It's not about justifying inferior specs but about not seeing the need to make a mountain out of a molehill. At the end of the day, the user experience is still there and that's what really matters.
Life isn't perfect. On one hand, you have Apple, who controls both the hardware and software, but sometimes uses this as an excuse to get away with bundling less specs in their products. On the other hand, the competition may have better specs on paper, but those specs don't necessarily come together to produce a better user experience.
Neither side is perfect. Pick your poison and move on already.
The user experience is still there, but it is an experience that is getting poorer and poorer with each product release.
People should voice their concerns, hoping that Apple might sit up and take notice—as it has done in the past.
If everyone accepts what Apple puts out without question, Apple will go the same way as VHS, MySpace, Blackberry, 35mm film, etc, etc, etc.
The offering today is increasingly muddled and compromised and inconsistent. That might be good enough for you and for some people, just as some people still walk around today with old Nokia and Blackberry phones, but it isn't good enough for the people who can see all the flaws and the cheapness and the rip-off pricing.
Apple can afford to lose some of its geek customers, but it can't afford to lose many of them, because the dissatisfied geeks here on MacRumors and other forums are the people who shape the buying decisions of the people that surround them. I can point to thousands of sales in the last ten years that have come from my recommendation of Apple products to friends, family, and clients I have advised. If I cut away the clients, my influence has still impacted on hundreds of sales for Apple, and if I withdraw that support for Apple, the people around me will follow my lead when they next change their computers, phones, and tablets.

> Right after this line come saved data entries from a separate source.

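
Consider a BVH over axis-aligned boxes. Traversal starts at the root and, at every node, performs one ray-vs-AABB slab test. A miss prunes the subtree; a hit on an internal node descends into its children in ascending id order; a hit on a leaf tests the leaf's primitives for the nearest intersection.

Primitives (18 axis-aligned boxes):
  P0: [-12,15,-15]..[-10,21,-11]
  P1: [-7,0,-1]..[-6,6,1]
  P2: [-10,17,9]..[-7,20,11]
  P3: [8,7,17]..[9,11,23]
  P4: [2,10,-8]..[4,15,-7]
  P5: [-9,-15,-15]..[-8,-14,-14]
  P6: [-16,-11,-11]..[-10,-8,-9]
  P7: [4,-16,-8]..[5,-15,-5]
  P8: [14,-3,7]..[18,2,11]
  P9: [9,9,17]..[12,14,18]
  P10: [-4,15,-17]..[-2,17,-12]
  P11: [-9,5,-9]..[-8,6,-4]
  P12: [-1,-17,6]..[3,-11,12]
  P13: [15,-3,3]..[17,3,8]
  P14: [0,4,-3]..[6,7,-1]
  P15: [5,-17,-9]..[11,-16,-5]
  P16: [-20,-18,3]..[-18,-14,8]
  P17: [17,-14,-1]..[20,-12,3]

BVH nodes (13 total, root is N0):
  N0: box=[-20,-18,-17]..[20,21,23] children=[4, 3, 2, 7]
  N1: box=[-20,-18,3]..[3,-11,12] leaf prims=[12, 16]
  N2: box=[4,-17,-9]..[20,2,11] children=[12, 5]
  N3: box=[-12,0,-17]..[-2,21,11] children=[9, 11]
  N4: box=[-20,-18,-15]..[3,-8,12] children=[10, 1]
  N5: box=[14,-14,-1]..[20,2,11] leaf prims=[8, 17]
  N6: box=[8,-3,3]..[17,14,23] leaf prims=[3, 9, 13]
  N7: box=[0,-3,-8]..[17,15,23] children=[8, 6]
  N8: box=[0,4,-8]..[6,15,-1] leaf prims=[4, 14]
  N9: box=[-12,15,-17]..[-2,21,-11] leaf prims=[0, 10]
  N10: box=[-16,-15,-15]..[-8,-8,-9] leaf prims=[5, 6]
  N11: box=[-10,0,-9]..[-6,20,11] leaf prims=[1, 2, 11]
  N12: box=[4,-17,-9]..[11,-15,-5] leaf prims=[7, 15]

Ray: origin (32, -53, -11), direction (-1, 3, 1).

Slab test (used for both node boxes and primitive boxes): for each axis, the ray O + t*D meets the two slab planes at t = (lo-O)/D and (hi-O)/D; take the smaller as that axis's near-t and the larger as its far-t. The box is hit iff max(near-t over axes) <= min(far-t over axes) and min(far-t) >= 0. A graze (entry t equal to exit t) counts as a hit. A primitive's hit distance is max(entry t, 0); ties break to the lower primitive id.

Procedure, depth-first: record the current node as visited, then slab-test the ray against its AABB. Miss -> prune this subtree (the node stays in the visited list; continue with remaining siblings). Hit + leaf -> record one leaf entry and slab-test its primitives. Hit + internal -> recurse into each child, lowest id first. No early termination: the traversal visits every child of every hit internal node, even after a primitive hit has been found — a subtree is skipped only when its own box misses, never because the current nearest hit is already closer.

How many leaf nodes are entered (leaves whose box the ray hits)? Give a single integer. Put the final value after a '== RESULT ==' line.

Walk:
N0 x:[12,52] y:[35/3,74/3] z:[-6,34] -> hit [12,74/3], descend [2, 3, 4, 7]
  N2 x:[12,28] y:[12,55/3] z:[2,22] -> hit [12,55/3], descend [5, 12]
    N5 x:[12,18] y:[13,55/3] z:[10,22] -> hit [13,18] leaf, test {P8@t=18, P17@t=13}
    N12 x:[21,28] y:[12,38/3] z:[2,6] -> miss, prune
  N3 x:[34,44] y:[53/3,74/3] z:[-6,22] -> miss, prune
  N4 x:[29,52] y:[35/3,15] z:[-4,23] -> miss, prune
  N7 x:[15,32] y:[50/3,68/3] z:[3,34] -> hit [50/3,68/3], descend [6, 8]
    N6 x:[15,24] y:[50/3,67/3] z:[14,34] -> hit [50/3,67/3] leaf, test {P3(miss), P9(miss), P13@t=50/3}
    N8 x:[26,32] y:[19,68/3] z:[3,10] -> miss, prune

Visited [0, 2, 5, 12, 3, 4, 7, 6, 8]. Tests: 9 box, 2 leaf. Nearest: P17.

== RESULT ==
2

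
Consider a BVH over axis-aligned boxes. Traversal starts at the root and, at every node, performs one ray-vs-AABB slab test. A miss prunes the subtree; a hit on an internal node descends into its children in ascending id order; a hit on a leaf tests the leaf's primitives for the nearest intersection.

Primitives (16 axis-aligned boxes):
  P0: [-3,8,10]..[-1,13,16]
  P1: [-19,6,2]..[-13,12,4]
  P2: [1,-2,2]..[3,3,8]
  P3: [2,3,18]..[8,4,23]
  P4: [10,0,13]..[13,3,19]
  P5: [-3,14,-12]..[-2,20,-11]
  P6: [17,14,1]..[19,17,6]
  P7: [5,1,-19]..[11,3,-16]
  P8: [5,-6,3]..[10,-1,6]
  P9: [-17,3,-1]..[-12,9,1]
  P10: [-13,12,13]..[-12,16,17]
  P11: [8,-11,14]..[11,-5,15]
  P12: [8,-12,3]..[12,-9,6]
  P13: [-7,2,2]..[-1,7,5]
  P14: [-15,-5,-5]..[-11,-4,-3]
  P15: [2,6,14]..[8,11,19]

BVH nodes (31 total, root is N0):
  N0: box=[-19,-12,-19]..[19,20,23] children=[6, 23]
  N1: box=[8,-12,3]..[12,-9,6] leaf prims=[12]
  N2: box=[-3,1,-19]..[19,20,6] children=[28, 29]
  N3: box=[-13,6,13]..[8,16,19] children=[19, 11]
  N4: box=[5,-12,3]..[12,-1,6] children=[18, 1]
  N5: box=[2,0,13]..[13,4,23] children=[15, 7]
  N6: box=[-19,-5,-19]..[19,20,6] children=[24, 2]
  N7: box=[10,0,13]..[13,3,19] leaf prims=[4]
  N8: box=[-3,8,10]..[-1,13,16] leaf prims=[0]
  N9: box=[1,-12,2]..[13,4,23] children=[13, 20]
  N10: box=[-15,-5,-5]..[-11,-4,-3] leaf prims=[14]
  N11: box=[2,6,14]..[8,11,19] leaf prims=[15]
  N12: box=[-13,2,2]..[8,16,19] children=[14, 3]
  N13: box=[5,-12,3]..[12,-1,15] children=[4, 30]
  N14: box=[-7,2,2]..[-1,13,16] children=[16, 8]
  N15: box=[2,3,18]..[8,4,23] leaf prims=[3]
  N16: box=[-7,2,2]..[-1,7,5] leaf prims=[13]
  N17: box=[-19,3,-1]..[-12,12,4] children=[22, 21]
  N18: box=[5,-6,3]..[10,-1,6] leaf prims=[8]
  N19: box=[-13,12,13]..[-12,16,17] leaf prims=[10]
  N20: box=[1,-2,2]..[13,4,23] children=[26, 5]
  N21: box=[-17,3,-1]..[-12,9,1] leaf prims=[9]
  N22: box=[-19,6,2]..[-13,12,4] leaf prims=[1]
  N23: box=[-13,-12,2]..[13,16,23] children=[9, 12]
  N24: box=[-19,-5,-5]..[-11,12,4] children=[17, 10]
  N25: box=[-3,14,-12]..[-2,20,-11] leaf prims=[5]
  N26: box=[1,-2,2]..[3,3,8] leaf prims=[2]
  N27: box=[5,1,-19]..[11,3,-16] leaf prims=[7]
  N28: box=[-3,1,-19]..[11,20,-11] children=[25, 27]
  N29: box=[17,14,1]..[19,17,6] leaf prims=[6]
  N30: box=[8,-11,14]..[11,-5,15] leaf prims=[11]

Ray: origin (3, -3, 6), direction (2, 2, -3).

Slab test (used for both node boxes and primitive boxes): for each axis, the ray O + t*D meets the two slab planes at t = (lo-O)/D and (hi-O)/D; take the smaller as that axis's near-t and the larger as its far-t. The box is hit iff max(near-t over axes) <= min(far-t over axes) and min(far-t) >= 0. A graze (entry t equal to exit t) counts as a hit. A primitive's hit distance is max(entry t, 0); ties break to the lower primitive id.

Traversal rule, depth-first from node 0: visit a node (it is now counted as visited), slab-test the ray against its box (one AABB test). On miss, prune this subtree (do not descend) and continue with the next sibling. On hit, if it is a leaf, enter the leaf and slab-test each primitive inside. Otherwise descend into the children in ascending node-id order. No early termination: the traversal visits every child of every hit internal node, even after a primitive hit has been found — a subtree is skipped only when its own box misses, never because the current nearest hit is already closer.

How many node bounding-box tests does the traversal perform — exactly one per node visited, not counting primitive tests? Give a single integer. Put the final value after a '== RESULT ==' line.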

And I am not alone. A lot people you speak to on here are people who carry purchasing influence for their friends and families.
Ditching the headphone jack on one device but then using it in the next is inconsistent, expensive, and frustrating for users.
Dissing the function keys and then launching a new MBP with function keys just a few minutes later is utter madness—showing how disjointed Apple’s thinking is.
The issues over RAM specs, RAM limits, battery life, missing power cables, incompatible devices, the need for dongles, etc, etc, etc are further evidence of a company that no longer knows what it is doing and no longer cares to provide the best user experience it can.
Yes, some people—like you—are happy with what Apple is churning out. And some people are very unhappy at seeing a once-great company come out with half-baked over-priced products that offer a half-hearted and underwhelming user experience. If half-hearted and underwhelming are good enough for you, that's great—for you.
Sure, Apple might have moved on. Perhaps it doesn't want the geeks any longer. Perhaps it thinks fashion and celebrities can keep it afloat. Time will tell. But I think the writing on the wall is pretty clear: Apple is haemorrhaging support. The evangelist geeks made Apple what it is today. I really don't think it can afford to lose them, so I’m thrilled to see people posting their frustrations and ideas out in public. The people who take action are the people who change the world. The people who accept things blindly are the ones who waste their lives on mediocrity.
If you think everything is perfect, that's good for you. Don't be upset by other people who have greater dreams, higher expectations, and the determination not to be cheated in life.